Being a sojourner is temporary when you trust God. God brought them out and had Israel live in temporary booths, in the wilderness. Perhaps to remind them they were sojourners, strangers, just passing through the wilderness, the dry, hot, dirty, dessert where water is scarce and death reigns. Where they move frequently and rely on God’s provision and a mediator to intercede for them.
The moon would have been seen by anyone and everyone last night keeping the commands, but because of the rumors, even those who were not Jews observing sukkot, were observing the moon last night. God’s mercy to the gentiles is that he reaches out and he communicates to all who are willing to listen.
“It is too small a thing that you should be my servant to raise up the tribes of Jacob and to restore the preserved of Israel; I will also make you a light of the nation’s so that my salvation may reach to the end of the earth.” Isaiah 49:6
As I lay there under the open sky, I thought of passing through.As the earth passed between the moon and the sun and all was dark and foreboding for a moment in time; I remembered that we too, the earth, Adam, we are all simply passing through. Passing through between two powerful sources of light and government.

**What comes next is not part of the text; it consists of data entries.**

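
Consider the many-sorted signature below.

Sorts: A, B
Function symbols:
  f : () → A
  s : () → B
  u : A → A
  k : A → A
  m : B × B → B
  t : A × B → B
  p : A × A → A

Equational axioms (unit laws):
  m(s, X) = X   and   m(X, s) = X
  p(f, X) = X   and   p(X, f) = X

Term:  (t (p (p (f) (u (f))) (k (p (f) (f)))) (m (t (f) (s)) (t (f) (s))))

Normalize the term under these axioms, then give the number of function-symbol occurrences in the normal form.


1. (t (p (p (f) (u (f))) (k (p (f) (f)))) (m (t (f) (s)) (t (f) (s))))  →  (t (p (u (f)) (k (p (f) (f)))) (m (t (f) (s)) (t (f) (s))))
2. (t (p (u (f)) (k (p (f) (f)))) (m (t (f) (s)) (t (f) (s))))  →  (t (p (u (f)) (k (f))) (m (t (f) (s)) (t (f) (s))))
normal form: (t (p (u (f)) (k (f))) (m (t (f) (s)) (t (f) (s))))

size = 13


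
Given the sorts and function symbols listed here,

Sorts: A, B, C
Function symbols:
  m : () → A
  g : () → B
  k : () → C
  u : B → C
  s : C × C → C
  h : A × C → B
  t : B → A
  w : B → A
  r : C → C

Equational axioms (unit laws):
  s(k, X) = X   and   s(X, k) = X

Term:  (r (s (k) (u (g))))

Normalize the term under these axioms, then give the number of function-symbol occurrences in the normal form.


size = 3

1. (r (s (k) (u (g))))  →  (r (u (g)))
normal form: (r (u (g)))


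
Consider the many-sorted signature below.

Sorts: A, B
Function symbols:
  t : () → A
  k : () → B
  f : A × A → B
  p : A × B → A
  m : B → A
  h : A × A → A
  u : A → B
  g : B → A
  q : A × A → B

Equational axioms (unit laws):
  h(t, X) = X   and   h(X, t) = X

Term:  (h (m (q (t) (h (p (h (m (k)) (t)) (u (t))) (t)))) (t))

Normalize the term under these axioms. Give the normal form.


1. (h (m (q (t) (h (p (h (m (k)) (t)) (u (t))) (t)))) (t))  →  (m (q (t) (h (p (h (m (k)) (t)) (u (t))) (t))))
2. (m (q (t) (h (p (h (m (k)) (t)) (u (t))) (t))))  →  (m (q (t) (p (h (m (k)) (t)) (u (t)))))
3. (m (q (t) (p (h (m (k)) (t)) (u (t)))))  →  (m (q (t) (p (m (k)) (u (t)))))

normal form = (m (q (t) (p (m (k)) (u (t)))))


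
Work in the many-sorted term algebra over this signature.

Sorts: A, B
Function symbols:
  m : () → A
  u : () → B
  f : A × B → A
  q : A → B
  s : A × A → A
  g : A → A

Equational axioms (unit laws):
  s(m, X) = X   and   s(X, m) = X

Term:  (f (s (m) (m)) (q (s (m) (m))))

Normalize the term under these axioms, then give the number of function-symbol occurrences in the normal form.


size = 4

1. (f (s (m) (m)) (q (s (m) (m))))  →  (f (m) (q (s (m) (m))))
2. (f (m) (q (s (m) (m))))  →  (f (m) (q (m)))
normal form: (f (m) (q (m)))


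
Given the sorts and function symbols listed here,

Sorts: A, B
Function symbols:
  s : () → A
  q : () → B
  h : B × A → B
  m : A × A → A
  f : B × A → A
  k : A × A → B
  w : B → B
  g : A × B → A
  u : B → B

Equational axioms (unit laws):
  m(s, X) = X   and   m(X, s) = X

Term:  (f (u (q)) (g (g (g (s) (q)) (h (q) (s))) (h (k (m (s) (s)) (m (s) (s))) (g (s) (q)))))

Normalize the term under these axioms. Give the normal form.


1. (f (u (q)) (g (g (g (s) (q)) (h (q) (s))) (h (k (m (s) (s)) (m (s) (s))) (g (s) (q)))))  →  (f (u (q)) (g (g (g (s) (q)) (h (q) (s))) (h (k (s) (m (s) (s))) (g (s) (q)))))
2. (f (u (q)) (g (g (g (s) (q)) (h (q) (s))) (h (k (s) (m (s) (s))) (g (s) (q)))))  →  (f (u (q)) (g (g (g (s) (q)) (h (q) (s))) (h (k (s) (s)) (g (s) (q)))))

normal form = (f (u (q)) (g (g (g (s) (q)) (h (q) (s))) (h (k (s) (s)) (g (s) (q)))))


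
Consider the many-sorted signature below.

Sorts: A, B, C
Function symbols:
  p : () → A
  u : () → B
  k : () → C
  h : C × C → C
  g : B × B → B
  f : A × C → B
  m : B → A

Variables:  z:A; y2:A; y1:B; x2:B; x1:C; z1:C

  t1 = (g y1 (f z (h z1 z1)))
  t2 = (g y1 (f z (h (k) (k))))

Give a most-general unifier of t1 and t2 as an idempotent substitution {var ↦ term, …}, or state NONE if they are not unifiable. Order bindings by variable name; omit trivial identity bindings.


{z1 ↦ (k)}


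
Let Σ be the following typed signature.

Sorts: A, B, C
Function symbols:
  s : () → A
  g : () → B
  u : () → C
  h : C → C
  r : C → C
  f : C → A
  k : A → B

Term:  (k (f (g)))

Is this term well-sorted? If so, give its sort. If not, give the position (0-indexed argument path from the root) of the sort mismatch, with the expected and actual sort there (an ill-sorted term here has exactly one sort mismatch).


    (g) : B
  (f (g)) : ✗ arg 0 at [0, 0] has sort B, expected C

ill-sorted at position [0, 0]: expected C, got B


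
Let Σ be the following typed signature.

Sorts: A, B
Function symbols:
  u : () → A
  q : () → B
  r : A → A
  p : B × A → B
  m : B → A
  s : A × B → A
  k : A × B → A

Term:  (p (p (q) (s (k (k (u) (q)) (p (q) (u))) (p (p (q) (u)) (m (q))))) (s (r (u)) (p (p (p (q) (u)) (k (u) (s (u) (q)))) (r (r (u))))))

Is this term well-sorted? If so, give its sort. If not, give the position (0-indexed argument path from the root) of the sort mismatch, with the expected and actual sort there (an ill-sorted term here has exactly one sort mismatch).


    (q) : B
          (u) : A
          (q) : B
        (k (u) (q)) : A
          (q) : B
          (u) : A
        (p (q) (u)) : B
      (k (k (u) (q)) (p (q) (u))) : A
          (q) : B
          (u) : A
        (p (q) (u)) : B
          (q) : B
        (m (q)) : A
      (p (p (q) (u)) (m (q))) : B
    (s (k (k (u) (q)) (p (q) (u))) (p (p (q) (u)) (m (q)))) : A
  (p (q) (s (k (k (u) (q)) (p (q) (u))) (p (p (q) (u)) (m (q))))) : B
      (u) : A
    (r (u)) : A
          (q) : B
          (u) : A
        (p (q) (u)) : B
          (u) : A
            (u) : A
            (q) : B
          (s (u) (q)) : A
        (k (u) (s (u) (q))) : ✗ arg 1 at [1, 1, 0, 1, 1] has sort A, expected B
          (u) : A
        (r (u)) : A
      (r (r (u))) : A

ill-sorted at position [1, 1, 0, 1, 1]: expected B, got A


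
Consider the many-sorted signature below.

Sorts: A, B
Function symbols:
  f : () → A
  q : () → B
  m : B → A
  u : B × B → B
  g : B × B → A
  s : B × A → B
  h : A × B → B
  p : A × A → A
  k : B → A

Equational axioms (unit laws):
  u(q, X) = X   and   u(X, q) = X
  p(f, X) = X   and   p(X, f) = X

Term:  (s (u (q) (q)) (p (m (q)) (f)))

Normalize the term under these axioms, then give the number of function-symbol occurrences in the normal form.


size = 4

1. (s (u (q) (q)) (p (m (q)) (f)))  →  (s (q) (p (m (q)) (f)))
2. (s (q) (p (m (q)) (f)))  →  (s (q) (m (q)))
normal form: (s (q) (m (q)))


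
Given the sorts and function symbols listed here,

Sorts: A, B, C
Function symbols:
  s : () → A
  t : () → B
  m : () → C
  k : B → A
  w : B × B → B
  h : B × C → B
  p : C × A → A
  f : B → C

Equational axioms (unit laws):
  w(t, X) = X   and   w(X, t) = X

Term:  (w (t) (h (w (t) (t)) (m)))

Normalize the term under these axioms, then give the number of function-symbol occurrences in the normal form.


1. (w (t) (h (w (t) (t)) (m)))  →  (h (w (t) (t)) (m))
2. (h (w (t) (t)) (m))  →  (h (t) (m))
normal form: (h (t) (m))

size = 3


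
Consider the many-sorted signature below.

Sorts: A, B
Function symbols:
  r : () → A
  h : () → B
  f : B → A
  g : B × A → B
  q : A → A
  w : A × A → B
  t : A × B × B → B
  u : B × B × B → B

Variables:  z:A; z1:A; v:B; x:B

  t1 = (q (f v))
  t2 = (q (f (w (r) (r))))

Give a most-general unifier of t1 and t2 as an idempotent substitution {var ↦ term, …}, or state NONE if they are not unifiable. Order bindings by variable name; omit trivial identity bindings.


{v ↦ (w (r) (r))}


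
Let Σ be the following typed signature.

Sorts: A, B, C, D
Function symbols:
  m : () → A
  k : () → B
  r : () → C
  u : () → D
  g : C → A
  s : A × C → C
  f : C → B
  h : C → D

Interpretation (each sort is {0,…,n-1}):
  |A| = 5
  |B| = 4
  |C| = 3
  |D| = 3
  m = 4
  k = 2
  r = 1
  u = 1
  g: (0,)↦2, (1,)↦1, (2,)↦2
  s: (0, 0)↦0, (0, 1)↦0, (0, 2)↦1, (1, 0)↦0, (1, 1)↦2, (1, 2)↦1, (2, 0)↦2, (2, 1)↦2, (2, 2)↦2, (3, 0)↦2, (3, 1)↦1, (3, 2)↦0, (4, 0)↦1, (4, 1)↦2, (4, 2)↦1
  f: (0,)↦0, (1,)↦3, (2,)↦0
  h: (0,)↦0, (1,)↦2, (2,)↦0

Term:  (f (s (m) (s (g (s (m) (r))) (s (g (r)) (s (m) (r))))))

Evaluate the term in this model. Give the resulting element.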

This earth at times is like the wilderness and yet we are only momentary. Last night I felt like God wanted to remind his people of that. As they looked up in the night sky, stationed exactly where he instructed them to be, he sent out his signal: There is darkness, but it is passing and the light will emerge once again as the shadow dissipates and we move to the Promised Land and covenant places and our permanent homes.
The Lord had Israel living in booths so they would remember, even after 40 years, the wilderness was not their home, this barren thirsty valley of death and doubt, suffering and disobedience, is not where they would stay and it’s not where we will stay.
Many people thought, the world would end. My question to them all week was what does the end look like? What does that mean? The end of what? The end of the world? The end of peace? The end of the beginning? ? I don’t claim to know, although I’ll be honest it crossed my mind…not that the world would end, but that Jesus might come, or at least I hoped. but, we don’t know, it says in the bible he will come like a thief in the night. This leaves us with expectations of a secret stealth mission to quietly surprise us, but then it also says there will be trumpets to announce his presence and the dead in Christ shall rise…it’s hard to believe that could be done without us knowing. We just can’t know exactly what it will all look like, but we can trust Him. We can keep watching, keep aligning ourselves with God’s appointed times, keeping seeking him through prayer and keep listening for his voice. It is in the appointed times, he is closest, he reveals himself. His word brings us hope and life and whether we know dates and times or seasons, the goal is to know Him, whether he comes like a thief or with trumpets. He is our goal, not how he comes.
The goal of the appointed times is for God to draw near to his children, and his children to draw near to Him. The earth is full of bloodshed in as much as the moon appeared shrouded in the earth’s shadow, but God has not left us. He will come near again. His light will come, and Jesus will one day appear ; his presence will wash the sin and bloodshed from the earth and make it new again.
Perhaps the blood moon wasn’t really about the moon at all. Perhaps it was really all about the earth, our sukkah, and about us, those living in eager expectation under the blood moon.